Business activity kicks off the year with “modest deterioration”: Non-oil private sector activity saw another month of contraction in January as inflationary pressures dampened demand and pushed business sentiment for the next 12 months to one of the lowest on record, according to S&P Global’s purchasing managers’ index (pdf).

The numbers: The index fell to 48.1 in January from 48.5 in December, logging a three-month low and remaining below the 50 threshold that separates growth from contraction for the 38th straight month.

“The drop was partly due to a faster decline in order book volumes, which in turn are still being impacted by inflationary pressures,” S&P Senior Economist David Owen wrote. Moreover, a weak EGP and import restrictions drove production costs and output prices to accelerate at their sharpest rates in 12 months, leading to a greater share of cost burdens being passed onto customers.

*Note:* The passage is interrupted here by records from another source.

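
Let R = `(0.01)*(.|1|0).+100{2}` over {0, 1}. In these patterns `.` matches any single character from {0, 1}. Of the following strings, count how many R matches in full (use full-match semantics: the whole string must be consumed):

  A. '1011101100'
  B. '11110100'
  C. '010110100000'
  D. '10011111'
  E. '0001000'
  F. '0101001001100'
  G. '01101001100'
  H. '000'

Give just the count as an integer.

1

A. '1011101100' → no match
B. '11110100' → no match
C. '010110100000' → no match
D. '10011111' → no match — must end with '0'
E. '0001000' → match
F → no match
G. '01101001100' → no match
H. '000' → no match
Total matched: 1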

Can a tourism slowdown spill over to the rest of the economy? Some companies warned that the negative impact of the ongoing war in Gaza and geopolitical tensions on the tourism sector “could lead to further headwinds for the non-oil economy over the next few months,” Owen wrote.

The story got ink in Reuters.

FROM THE REGION-

  • Saudi growth eases: Lukewarm demand and rising cost pushed Saudi Arabia’s PMI to its lowest level in two years in January to 55.4, down from 57.5 in December, according to S&P’s PMI (pdf).
  • UAE maintains strong growth: Strong output and rising new business inflows led to a “marked uplift in activity” in the UAE, albeit at a slower rate. The country’s PMI recorded 56.6 in January, down from 57.4 in December, S&P’s PMI (pdf) showed.